У Элис от ужаса округлились глаза, и она прижала ладонь к губам:

– Боже мой, какой ужас!

– Кто же мог это сделать? – негодующе спросила Лиз. Фон Рендт пожал плечами.

– Полиция утверждает, что она не может найти следов. Но мы прекрасно знаем, кто это сделал.

– Тогда почему вы не сообщите полиции? – спросил Мартин.

– Мы сообщили. Мы заявили, что это дело рук коммунистов.

– Опять эти ужасные коммунисты! – воскликнула Элис. – Их надо всех посадить в тюрьму или выслать в Россию.

– Вы имеете в виду коммунистов-иммигрантов? – спросил Мартин.

– Да, конечно.

– У вас есть доказательства их виновности?

– О, доказательства… Их как раз и требует полиция. Они говорят, что без доказательств не могут принять никаких мер, чтобы защитить нас от террористов! А какие же еще нужны доказательства? – грустно спросил Карл.

– Разве мало того, что они бросают бомбы в дома, где живут люди? – запальчиво спросила Элис.

– Послушай! – возразил Мартин. – В газетах указывалось, что, по мнению хозяев дома, бомба была брошена коммунистами, но для того, чтобы вынести суждение, нужны доказательства, не так ли?

– Младший Мак говорит, что все это происходит потому, что здесь появились нацистские организации, – заметила Лиз.

– Но что об этих организациях знает Младший Мак? – осведомился Мартин.

– Спроси его сам. Я не интересовалась подробностями.
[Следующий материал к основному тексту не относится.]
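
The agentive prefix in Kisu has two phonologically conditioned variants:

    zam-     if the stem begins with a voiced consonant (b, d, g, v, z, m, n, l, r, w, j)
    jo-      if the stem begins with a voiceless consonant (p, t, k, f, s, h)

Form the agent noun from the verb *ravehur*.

zamravehur

The first consonant of *ravehur* is /r/, which is voiced, so the prefix is zam-, giving *zamravehur*.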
– Тем лучше. Я, как и многие, не являюсь сторонником коммунизма, но точно так же я против всяких слухов, затрудняющих ассимиляцию ни в чем не повинных иммигрантов. Было бы лучше, чтобы эти люди не продолжали сводить тут старые счеты.

Фон Рендт поднял свой стакан.

– Ваши слова меня так глубоко взволновали, что я должен выпить за ваше здоровье. Пусть такие люди, как вы, живут по сто лет! – и он осушил стакан. – А теперь мне бы тоже хотелось внести свою лепту в этот очаровательный день, и я приглашаю вас всех сегодня вечером поужинать. Что, если в ресторан «Сесиль»? Там можно и потанцевать, если вы пригласите для ровного числа какую-нибудь вашу знакомую.

– Только без меня! – сказал Мартин, стараясь улыбкой смягчить свой отказ. – Я никогда не был любителем танцев. Но, вероятно, Фрэнк и Карен охотно составят вам компанию.

– Боюсь, я тоже не смогу пойти, – проговорила Лиз.

– Почему же, Лиз? – в голосе Элис звучало отчаяние, как у ребенка, которого лишают обещанного удовольствия.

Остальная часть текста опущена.